Uma senhora à minha frente trazia uma tatuagem nas costas, na altura da “par direita”, como diria minha querida Tia Santa. Era um rosto um tanto quanto esquisito em virtude do enrugamento natural daquela parte do corpo, quando carne e pele não conseguem mais resistir aos poderes da famosa Lei de Newton e descem das costas como se quisessem fazer parte de outra parte.
Abaixo desse mesmo rosto havia ainda a criação de John Wallis, contemporâneo do mesmo Newton, ou seja, havia o número “oito deitado” sobre um coração, simbolizando “amor eterno”. Foi assim que eu interpretei.
Já pelas cores desbotadas dos desenhos, eu vinha calculando a idade da tatuagem em uns… quinze anos. No mínimo. O que coincidia com a segunda data tatuada ao lado do coração: 2008. A outra data era 1958 sobre duas argolas que eu entendi como alianças. As datas eram separadas pelo coração.
Toda essa arte simbólica sendo imprensada e um pouco descaracterizada pela ação do tempo.
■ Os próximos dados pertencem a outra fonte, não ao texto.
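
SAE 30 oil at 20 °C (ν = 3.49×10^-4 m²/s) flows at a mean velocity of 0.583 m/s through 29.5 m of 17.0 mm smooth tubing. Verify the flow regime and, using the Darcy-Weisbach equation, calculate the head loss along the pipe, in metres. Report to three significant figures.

h_f ≈ 67.7 m

Re = VD/ν = 0.583·0.01700/3.49×10^-4 = 28.4 → laminar (Re < 2300)
f = 64/Re = 2.254
h_f = f(L/D)V²/(2g) = 2.254·(29.5/0.01700)·0.583²/(2·9.81) = 67.75 m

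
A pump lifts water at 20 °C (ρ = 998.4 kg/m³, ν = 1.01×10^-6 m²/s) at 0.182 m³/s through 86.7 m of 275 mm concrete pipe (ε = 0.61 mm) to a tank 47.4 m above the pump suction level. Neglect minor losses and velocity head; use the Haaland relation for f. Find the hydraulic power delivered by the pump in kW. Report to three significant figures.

V = 4Q/(πD²) = 3.064 m/s; Re = 8.34×10^5; ε/D = 0.00222; f = 0.02431
h_f = f(L/D)V²/2g = 3.667 m
Total head H = z + h_f = 47.4 + 3.667 = 51.07 m
P_hyd = ρgQH = 998.4·9.81·0.182·51.07 = 91.03 kW

P_hyd ≈ 91.0 kW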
Ela, digo, a senhora, servia-se da feijoada quando um senhor bem atrás de mim – aliás, apenas eu os separava – conversou animado e em tom de admiração:
– Nossa como a senhora é fã do Amigo da Onça. Até tatuou o rosto dele nas costas!
Eu não sei quantas vezes aquela senhora é abordada com tal comentário; mas, ela virou-se tão rapidamente que temi sua feijoada caindo do prato sobre os meus pés e dei, por puro reflexo, um passo atrás, deixando-os frente à frente.
– Fala comigo? – ela perguntou altiva.
O senhor respondeu que sim, acrescentando que na infância adorava as piadas do Amigo da Onça.
Eu vi o rosto da senhora se contrair, acentuando ainda mais as rugas na pele branca. Com um sotaque que muito me pareceu ser do outro Rio Grande, ela respondeu:
– Pois, saiba o senhor que este rosto é do meu saudoso marido Péricles – e concluiu demonstrando bastante chateação – seu indelicado!
O senhor olhou para mim com um misto de vergonha e decepção no olhar, enquanto a senhora saiu irritada da fila para se sentar uns quatro metros à nossa frente.
– Rapaz, que coincidência! O Péricles dela era a cara do personagem do outro Péricles – ele falou quase num cochicho.
Eu ri um pouco por fora, segurando como pude a gargalhada querendo explodir do meu peito.
– Aqui para nós dois – baixei o tom de minha voz ao nível da dele, pisquei marotamente um olho e lhe confessei – eu também jurava ser uma homenagem ao Amigo da Onça.
Ríamos juntos quando um turista gritou lá atrás “anda a fila”.